Teneinde niet verloren te lopen, keren we op onze stappen terug en merken dan waar het fout liep. Toen we het grasveld deze morgen overstaken, bevond zich even verder een wegwijzer. Die hebben we gemist omdat we enkele 100 meter verder terug op het pad zijn beland. We vervolgen dus de groene lus en komen zo in een prachtig natuurgebied met in het midden een reusachtige plas water. Enkele ganzen zijn neergestreken op een eilandje en snateren luidruchtig. Verder is het hier rustig en de ideale plek om ons hoofd leeg te maken.
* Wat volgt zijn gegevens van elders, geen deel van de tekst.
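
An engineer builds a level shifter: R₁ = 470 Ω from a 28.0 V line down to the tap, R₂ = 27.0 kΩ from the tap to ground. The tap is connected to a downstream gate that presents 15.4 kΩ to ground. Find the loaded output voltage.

V_out ≈ 26.7 V

The load sits in parallel with R₂: R₂‖R_L = (27000 × 15400) / (27000 + 15400) = 9807 Ω.
V_out = 28.0 × 9807 / (470 + 9807) = 28.0 × 9807/10280 = 26.7 V.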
Bijna op het einde passeren we opnieuw wijndomein Alseneyck en de oogjes van Viv beginnen alweer te schitteren maar drinking and driving is geen goede combinatie. Ik kan haar dus overtuigen om onze tocht verder te zetten.


Na een korte detour langs de prachtige woonwinkel Hoogehuys rijden we verder naar   Kessenich. Als je nu spreekt over een piepklein dorp, wel Kessenich is zo een dorp. Er staat een kerk en op een heuvel bevindt zich de grafkapel van de familie Michiels die in 1899 gebouwd werd op de resten van de burcht van Kessenich, maar verder is er niets. Het is er vredig en de tijd lijkt hier stil te staan. Het landschap werd geschapen door Maas en mens. Vlak bij het centrum bevindt zich een meer, het actieterrein voor watersporters. We zien 3 personen op het water, eentje is danig in de weer met zijn windsurf board en de twee anderen doen aan kitesurfing. Die laatsten vliegen regelmatig met hun board de lucht in. Ons lijkt het beangstigend zo enkele meter boven het wateroppervlak zweven maar zij genieten ogenschijnlijk volop. Het open, weidse landschap wordt volledig door de Maas gedomineerd en we genieten nog even van de rust alvorens richting Maaseik te rijden waar we ons dagje natuur afsluiten in het pannenkoekenhuis met een reuze appelpannenkoek.